My childhood was pretty good. I am the oldest child with two younger sisters. I had two loving parents. I had a pretty sheltered life, and didn’t know much about real hurt. Unknown to me there were troubles in paradise. My parents had split up multiple times, and I never knew why. I never really bothered to know the full truth. I remember sitting at the top of the stairs listening to their shouting voices yelling at each other. When I would ask about it they told me it was about “grown up things” that I shouldn’t worry about. I never thought much of it.

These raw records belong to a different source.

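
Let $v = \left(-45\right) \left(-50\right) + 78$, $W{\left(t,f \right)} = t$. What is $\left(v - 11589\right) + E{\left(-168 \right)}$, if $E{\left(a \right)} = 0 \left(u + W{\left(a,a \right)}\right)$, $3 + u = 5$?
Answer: $-9261$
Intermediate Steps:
$u = 2$ ($u = -3 + 5 = 2$)
$v = 2328$ ($v = 2250 + 78 = 2328$)
$E{\left(a \right)} = 0$ ($E{\left(a \right)} = 0 \left(2 + a\right) = 0$)
$\left(v - 11589\right) + E{\left(-168 \right)} = \left(2328 - 11589\right) + 0 = -9261 + 0 = -9261$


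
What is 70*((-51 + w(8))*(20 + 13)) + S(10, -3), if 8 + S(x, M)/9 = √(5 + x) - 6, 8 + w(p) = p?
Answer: -117936 + 9*√15 ≈ -1.1790e+5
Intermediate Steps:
w(p) = -8 + p
S(x, M) = -126 + 9*√(5 + x) (S(x, M) = -72 + 9*(√(5 + x) - 6) = -72 + 9*(-6 + √(5 + x)) = -72 + (-54 + 9*√(5 + x)) = -126 + 9*√(5 + x))
70*((-51 + w(8))*(20 + 13)) + S(10, -3) = 70*((-51 + (-8 + 8))*(20 + 13)) + (-126 + 9*√(5 + 10)) = 70*((-51 + 0)*33) + (-126 + 9*√15) = 70*(-51*33) + (-126 + 9*√15) = 70*(-1683) + (-126 + 9*√15) = -117810 + (-126 + 9*√15) = -117936 + 9*√15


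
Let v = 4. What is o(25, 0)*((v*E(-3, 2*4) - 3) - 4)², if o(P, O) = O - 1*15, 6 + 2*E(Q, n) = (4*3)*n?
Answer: -448935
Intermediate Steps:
E(Q, n) = -3 + 6*n (E(Q, n) = -3 + ((4*3)*n)/2 = -3 + (12*n)/2 = -3 + 6*n)
o(P, O) = -15 + O (o(P, O) = O - 15 = -15 + O)
o(25, 0)*((v*E(-3, 2*4) - 3) - 4)² = (-15 + 0)*((4*(-3 + 6*(2*4)) - 3) - 4)² = -15*((4*(-3 + 6*8) - 3) - 4)² = -15*((4*(-3 + 48) - 3) - 4)² = -15*((4*45 - 3) - 4)² = -15*((180 - 3) - 4)² = -15*(177 - 4)² = -15*173² = -15*29929 = -448935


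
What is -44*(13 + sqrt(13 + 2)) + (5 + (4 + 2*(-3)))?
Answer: -569 - 44*sqrt(15) ≈ -739.41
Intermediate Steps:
-44*(13 + sqrt(13 + 2)) + (5 + (4 + 2*(-3))) = -44*(13 + sqrt(15)) + (5 + (4 - 6)) = (-572 - 44*sqrt(15)) + (5 - 2) = (-572 - 44*sqrt(15)) + 3 = -569 - 44*sqrt(15)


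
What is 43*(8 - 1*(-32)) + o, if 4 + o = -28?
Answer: 1688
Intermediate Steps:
o = -32 (o = -4 - 28 = -32)
43*(8 - 1*(-32)) + o = 43*(8 - 1*(-32)) - 32 = 43*(8 + 32) - 32 = 43*40 - 32 = 1720 - 32 = 1688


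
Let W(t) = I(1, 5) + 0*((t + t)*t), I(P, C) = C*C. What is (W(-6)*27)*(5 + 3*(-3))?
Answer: -2700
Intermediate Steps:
I(P, C) = C²
W(t) = 25 (W(t) = 5² + 0*((t + t)*t) = 25 + 0*((2*t)*t) = 25 + 0*(2*t²) = 25 + 0 = 25)
(W(-6)*27)*(5 + 3*(-3)) = (25*27)*(5 + 3*(-3)) = 675*(5 - 9) = 675*(-4) = -2700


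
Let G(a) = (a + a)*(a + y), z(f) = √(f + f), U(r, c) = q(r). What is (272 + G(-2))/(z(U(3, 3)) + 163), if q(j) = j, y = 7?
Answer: 41076/26563 - 252*√6/26563 ≈ 1.5231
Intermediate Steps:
U(r, c) = r
z(f) = √2*√f (z(f) = √(2*f) = √2*√f)
G(a) = 2*a*(7 + a) (G(a) = (a + a)*(a + 7) = (2*a)*(7 + a) = 2*a*(7 + a))
(272 + G(-2))/(z(U(3, 3)) + 163) = (272 + 2*(-2)*(7 - 2))/(√2*√3 + 163) = (272 + 2*(-2)*5)/(√6 + 163) = (272 - 20)/(163 + √6) = 252/(163 + √6)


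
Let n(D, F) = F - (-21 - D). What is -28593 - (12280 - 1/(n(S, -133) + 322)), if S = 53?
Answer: -10749598/263 ≈ -40873.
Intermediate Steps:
n(D, F) = 21 + D + F (n(D, F) = F + (21 + D) = 21 + D + F)
-28593 - (12280 - 1/(n(S, -133) + 322)) = -28593 - (12280 - 1/((21 + 53 - 133) + 322)) = -28593 - (12280 - 1/(-59 + 322)) = -28593 - (12280 - 1/263) = -28593 - 1*3229639/263 = -28593 - 3229639/263 = -10749598/263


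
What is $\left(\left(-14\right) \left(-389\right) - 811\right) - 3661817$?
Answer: $-3657182$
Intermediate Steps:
$\left(\left(-14\right) \left(-389\right) - 811\right) - 3661817 = \left(5446 - 811\right) - 3661817 = 4635 - 3661817 = -3657182$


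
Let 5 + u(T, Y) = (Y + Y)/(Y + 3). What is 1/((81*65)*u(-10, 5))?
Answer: -4/78975 ≈ -5.0649e-5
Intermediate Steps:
u(T, Y) = -5 + 2*Y/(3 + Y) (u(T, Y) = -5 + (Y + Y)/(Y + 3) = -5 + (2*Y)/(3 + Y) = -5 + 2*Y/(3 + Y))
1/((81*65)*u(-10, 5)) = 1/((81*65)*(3*(-5 - 1*5)/(3 + 5))) = 1/(5265*(3*(-5 - 5)/8)) = 1/(5265*(3*(⅛)*(-10))) = 1/(5265*(-15/4)) = 1/(-78975/4) = -4/78975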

On January 25, 2010 my life changed forever. I was fourteen. I had stayed home from school that day, to go to a doctors appointment. It seemed like a normal day. My dad left for his job as a computer programmer. My mom stayed home with me, as she was a stay at home mom. At around noon there was a knock on the door. When I opened it there were two detectives standing there. They asked to speak with my mom. I had absolutely no idea what was happening, hearing my mom sob in the other room. A few minutes later she came and gave me the news. My dad had been caught with possession of child pornography. My world just stopped. I was in complete shock. That day was just a blur. Family members, and pastors came to our house. I was so incredibly angry with my dad, my mom, and with God. I remember thinking “God why would you do this to me?” About a year later my dad was sentenced to 3.5 years in prison. I went through a deep depression and was diagnosed with anxiety. My world was this black hole that I couldn’t pull myself out of. My relationship with God had taken a turn for the worse. In my mind God didn’t care. I was so angry and I continued to push myself away from Him. It wasn’t till about the end of my freshman year that I finally started to let God back in, little by little. Now my faith is seems so solid. As I look back on the past few years I realize that God has been there through it all. He never let me go. I pray that my story can help others learn of God’s love. God has a plan for every single person. My family was meant to go through that time of pain, fear, anger, and sorrow. I don’t know why we had to go through it. I never will understand it. But today my relationship with my dad continues to grow. I have been able to push through the anger and the hurt. If you are struggling with anything, know how much God loves you. He will never put you through anything you cant handle. Trust in Him.